Dueling Camping Bans on Tap at City Council
Special called meeting next week to resolve issue
By Austin Sanders, Fri., Sept. 13, 2019
New public camping restrictions will be considered in two proposed ordinances at a special called Council meeting next week. The first one, drafted by Council Members Kathie Tovo and Ann Kitchen (and now co-sponsored by CMs Leslie Pool and Alison Alter), would prohibit camping, sitting, or lying on some streets altogether – including Congress Avenue, Sixth Street, East 11th and 12th streets, and parts of West Campus between MLK and 29th. Camping along "safe routes to school" would also be included in the proposal's prohibitions.

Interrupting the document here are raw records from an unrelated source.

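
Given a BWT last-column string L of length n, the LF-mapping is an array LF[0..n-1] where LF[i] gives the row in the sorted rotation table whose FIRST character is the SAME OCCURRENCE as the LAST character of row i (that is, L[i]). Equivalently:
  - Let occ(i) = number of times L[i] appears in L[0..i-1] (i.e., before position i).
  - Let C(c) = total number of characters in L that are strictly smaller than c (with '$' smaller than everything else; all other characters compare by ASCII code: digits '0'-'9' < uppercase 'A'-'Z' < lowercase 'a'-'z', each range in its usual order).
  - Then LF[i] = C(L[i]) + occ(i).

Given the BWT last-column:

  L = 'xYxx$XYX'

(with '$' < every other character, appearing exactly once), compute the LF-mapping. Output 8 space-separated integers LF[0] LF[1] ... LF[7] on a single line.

Char counts: '$':1, 'X':2, 'Y':2, 'x':3
C (first-col start): C('$')=0, C('X')=1, C('Y')=3, C('x')=5
L[0]='x': occ=0, LF[0]=C('x')+0=5+0=5
L[1]='Y': occ=0, LF[1]=C('Y')+0=3+0=3
L[2]='x': occ=1, LF[2]=C('x')+1=5+1=6
L[3]='x': occ=2, LF[3]=C('x')+2=5+2=7
L[4]='$': occ=0, LF[4]=C('$')+0=0+0=0
L[5]='X': occ=0, LF[5]=C('X')+0=1+0=1
L[6]='Y': occ=1, LF[6]=C('Y')+1=3+1=4
L[7]='X': occ=1, LF[7]=C('X')+1=1+1=2

Answer: 5 3 6 7 0 1 4 2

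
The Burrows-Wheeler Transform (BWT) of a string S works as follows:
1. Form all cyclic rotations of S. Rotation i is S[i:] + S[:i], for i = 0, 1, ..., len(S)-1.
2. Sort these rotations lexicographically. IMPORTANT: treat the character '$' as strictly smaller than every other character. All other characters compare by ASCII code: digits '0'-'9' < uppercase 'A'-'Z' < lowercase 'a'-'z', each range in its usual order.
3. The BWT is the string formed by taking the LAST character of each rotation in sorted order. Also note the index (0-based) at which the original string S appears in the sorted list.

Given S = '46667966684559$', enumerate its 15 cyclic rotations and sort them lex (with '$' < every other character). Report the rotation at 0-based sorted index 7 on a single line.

Answer: 667966684559$46

Derivation:
All 15 rotations (rotation i = S[i:]+S[:i]):
  rot[0] = 46667966684559$
  rot[1] = 6667966684559$4
  rot[2] = 667966684559$46
  rot[3] = 67966684559$466
  rot[4] = 7966684559$4666
  rot[5] = 966684559$46667
  rot[6] = 66684559$466679
  rot[7] = 6684559$4666796
  rot[8] = 684559$46667966
  rot[9] = 84559$466679666
  rot[10] = 4559$4666796668
  rot[11] = 559$46667966684
  rot[12] = 59$466679666845
  rot[13] = 9$4666796668455
  rot[14] = $46667966684559
Sorted (with $ < everything):
  sorted[0] = $46667966684559
  sorted[1] = 4559$4666796668
  sorted[2] = 46667966684559$
  sorted[3] = 559$46667966684
  sorted[4] = 59$466679666845
  sorted[5] = 6667966684559$4
  sorted[6] = 66684559$466679
  sorted[7] = 667966684559$46
  sorted[8] = 6684559$4666796
  sorted[9] = 67966684559$466
  sorted[10] = 684559$46667966
  sorted[11] = 7966684559$4666
  sorted[12] = 84559$466679666
  sorted[13] = 9$4666796668455
  sorted[14] = 966684559$46667
sorted[7] = 667966684559$46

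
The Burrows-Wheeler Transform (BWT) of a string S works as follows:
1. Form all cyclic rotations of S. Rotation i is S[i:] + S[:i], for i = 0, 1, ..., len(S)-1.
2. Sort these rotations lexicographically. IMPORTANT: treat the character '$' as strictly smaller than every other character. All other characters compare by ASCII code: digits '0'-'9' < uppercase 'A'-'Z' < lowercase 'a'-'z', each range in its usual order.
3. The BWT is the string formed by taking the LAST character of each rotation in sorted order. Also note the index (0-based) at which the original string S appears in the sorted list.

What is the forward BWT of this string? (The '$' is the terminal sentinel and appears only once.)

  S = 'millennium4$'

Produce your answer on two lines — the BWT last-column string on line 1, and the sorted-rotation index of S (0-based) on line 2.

Answer: 4mlmnliu$nei
8

Derivation:
All 12 rotations (rotation i = S[i:]+S[:i]):
  rot[0] = millennium4$
  rot[1] = illennium4$m
  rot[2] = llennium4$mi
  rot[3] = lennium4$mil
  rot[4] = ennium4$mill
  rot[5] = nnium4$mille
  rot[6] = nium4$millen
  rot[7] = ium4$millenn
  rot[8] = um4$millenni
  rot[9] = m4$millenniu
  rot[10] = 4$millennium
  rot[11] = $millennium4
Sorted (with $ < everything):
  sorted[0] = $millennium4  (last char: '4')
  sorted[1] = 4$millennium  (last char: 'm')
  sorted[2] = ennium4$mill  (last char: 'l')
  sorted[3] = illennium4$m  (last char: 'm')
  sorted[4] = ium4$millenn  (last char: 'n')
  sorted[5] = lennium4$mil  (last char: 'l')
  sorted[6] = llennium4$mi  (last char: 'i')
  sorted[7] = m4$millenniu  (last char: 'u')
  sorted[8] = millennium4$  (last char: '$')
  sorted[9] = nium4$millen  (last char: 'n')
  sorted[10] = nnium4$mille  (last char: 'e')
  sorted[11] = um4$millenni  (last char: 'i')
Last column: 4mlmnliu$nei
Original string S is at sorted index 8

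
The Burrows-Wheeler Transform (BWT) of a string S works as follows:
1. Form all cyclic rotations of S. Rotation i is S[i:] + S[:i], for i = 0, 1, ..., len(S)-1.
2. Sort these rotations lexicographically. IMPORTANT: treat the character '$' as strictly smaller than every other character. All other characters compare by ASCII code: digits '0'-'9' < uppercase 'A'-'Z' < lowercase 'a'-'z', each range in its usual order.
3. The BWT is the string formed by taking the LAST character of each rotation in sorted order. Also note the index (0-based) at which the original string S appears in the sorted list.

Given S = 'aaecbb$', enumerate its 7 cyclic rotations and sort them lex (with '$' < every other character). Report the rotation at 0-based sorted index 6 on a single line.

Answer: ecbb$aa

Derivation:
All 7 rotations (rotation i = S[i:]+S[:i]):
  rot[0] = aaecbb$
  rot[1] = aecbb$a
  rot[2] = ecbb$aa
  rot[3] = cbb$aae
  rot[4] = bb$aaec
  rot[5] = b$aaecb
  rot[6] = $aaecbb
Sorted (with $ < everything):
  sorted[0] = $aaecbb
  sorted[1] = aaecbb$
  sorted[2] = aecbb$a
  sorted[3] = b$aaecb
  sorted[4] = bb$aaec
  sorted[5] = cbb$aae
  sorted[6] = ecbb$aa
sorted[6] = ecbb$aa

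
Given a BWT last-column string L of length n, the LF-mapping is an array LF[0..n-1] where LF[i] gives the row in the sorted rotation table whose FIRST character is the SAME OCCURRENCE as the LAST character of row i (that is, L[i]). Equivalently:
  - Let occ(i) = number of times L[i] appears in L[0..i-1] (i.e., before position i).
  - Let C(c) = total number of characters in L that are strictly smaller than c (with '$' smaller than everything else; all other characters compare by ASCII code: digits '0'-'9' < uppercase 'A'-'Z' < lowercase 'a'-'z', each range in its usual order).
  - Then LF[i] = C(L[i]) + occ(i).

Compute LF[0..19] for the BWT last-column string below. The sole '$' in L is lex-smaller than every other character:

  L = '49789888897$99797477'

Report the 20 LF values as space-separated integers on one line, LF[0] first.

Char counts: '$':1, '4':2, '7':6, '8':5, '9':6
C (first-col start): C('$')=0, C('4')=1, C('7')=3, C('8')=9, C('9')=14
L[0]='4': occ=0, LF[0]=C('4')+0=1+0=1
L[1]='9': occ=0, LF[1]=C('9')+0=14+0=14
L[2]='7': occ=0, LF[2]=C('7')+0=3+0=3
L[3]='8': occ=0, LF[3]=C('8')+0=9+0=9
L[4]='9': occ=1, LF[4]=C('9')+1=14+1=15
L[5]='8': occ=1, LF[5]=C('8')+1=9+1=10
L[6]='8': occ=2, LF[6]=C('8')+2=9+2=11
L[7]='8': occ=3, LF[7]=C('8')+3=9+3=12
L[8]='8': occ=4, LF[8]=C('8')+4=9+4=13
L[9]='9': occ=2, LF[9]=C('9')+2=14+2=16
L[10]='7': occ=1, LF[10]=C('7')+1=3+1=4
L[11]='$': occ=0, LF[11]=C('$')+0=0+0=0
L[12]='9': occ=3, LF[12]=C('9')+3=14+3=17
L[13]='9': occ=4, LF[13]=C('9')+4=14+4=18
L[14]='7': occ=2, LF[14]=C('7')+2=3+2=5
L[15]='9': occ=5, LF[15]=C('9')+5=14+5=19
L[16]='7': occ=3, LF[16]=C('7')+3=3+3=6
L[17]='4': occ=1, LF[17]=C('4')+1=1+1=2
L[18]='7': occ=4, LF[18]=C('7')+4=3+4=7
L[19]='7': occ=5, LF[19]=C('7')+5=3+5=8

Answer: 1 14 3 9 15 10 11 12 13 16 4 0 17 18 5 19 6 2 7 8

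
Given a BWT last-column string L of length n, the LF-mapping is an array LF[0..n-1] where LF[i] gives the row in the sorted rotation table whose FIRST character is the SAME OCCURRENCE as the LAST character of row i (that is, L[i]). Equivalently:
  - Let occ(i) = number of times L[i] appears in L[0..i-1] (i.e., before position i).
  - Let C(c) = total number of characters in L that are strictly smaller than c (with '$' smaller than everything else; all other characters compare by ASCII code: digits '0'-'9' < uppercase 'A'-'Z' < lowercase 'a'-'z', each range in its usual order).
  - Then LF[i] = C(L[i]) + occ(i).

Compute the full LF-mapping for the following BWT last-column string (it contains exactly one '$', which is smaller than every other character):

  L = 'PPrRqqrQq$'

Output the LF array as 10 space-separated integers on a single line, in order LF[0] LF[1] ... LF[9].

Char counts: '$':1, 'P':2, 'Q':1, 'R':1, 'q':3, 'r':2
C (first-col start): C('$')=0, C('P')=1, C('Q')=3, C('R')=4, C('q')=5, C('r')=8
L[0]='P': occ=0, LF[0]=C('P')+0=1+0=1
L[1]='P': occ=1, LF[1]=C('P')+1=1+1=2
L[2]='r': occ=0, LF[2]=C('r')+0=8+0=8
L[3]='R': occ=0, LF[3]=C('R')+0=4+0=4
L[4]='q': occ=0, LF[4]=C('q')+0=5+0=5
L[5]='q': occ=1, LF[5]=C('q')+1=5+1=6
L[6]='r': occ=1, LF[6]=C('r')+1=8+1=9
L[7]='Q': occ=0, LF[7]=C('Q')+0=3+0=3
L[8]='q': occ=2, LF[8]=C('q')+2=5+2=7
L[9]='$': occ=0, LF[9]=C('$')+0=0+0=0

Answer: 1 2 8 4 5 6 9 3 7 0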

The second proposal, from Mayor Steve Adler and CM Greg Casar, was released shortly after Tovo and Kitchen's, and does not prohibit camping on specific streets. Instead, it clarifies what a prohibited encampment looks like: anything that does not provide a four- to five-foot "clear zone" along a "sidewalk, shared use path, or trail" would be considered in violation of the ordinance. An idea specifically from Adler would designate particular roadways with high volumes of pedestrian traffic – such as some blocks along Congress and Guadalupe – as subject to recently adopted rules governing parking for micro-mobility devices (e.g., scooters).
Both proposals agree that limitations should be placed on camping at transit stops, on sloped areas underneath highways, in flood plains, and near existing and future shelters offering homelessness services. Casar and Adler's proposal defines a radius for prohibiting camping around shelters (three blocks within the Central Business District and around the Austin Resource Center for the Homeless, and a quarter- to half-mile in the rest of the city). Tovo and Kitchen's proposal would also limit camping around shelters, but does not define an exact radius.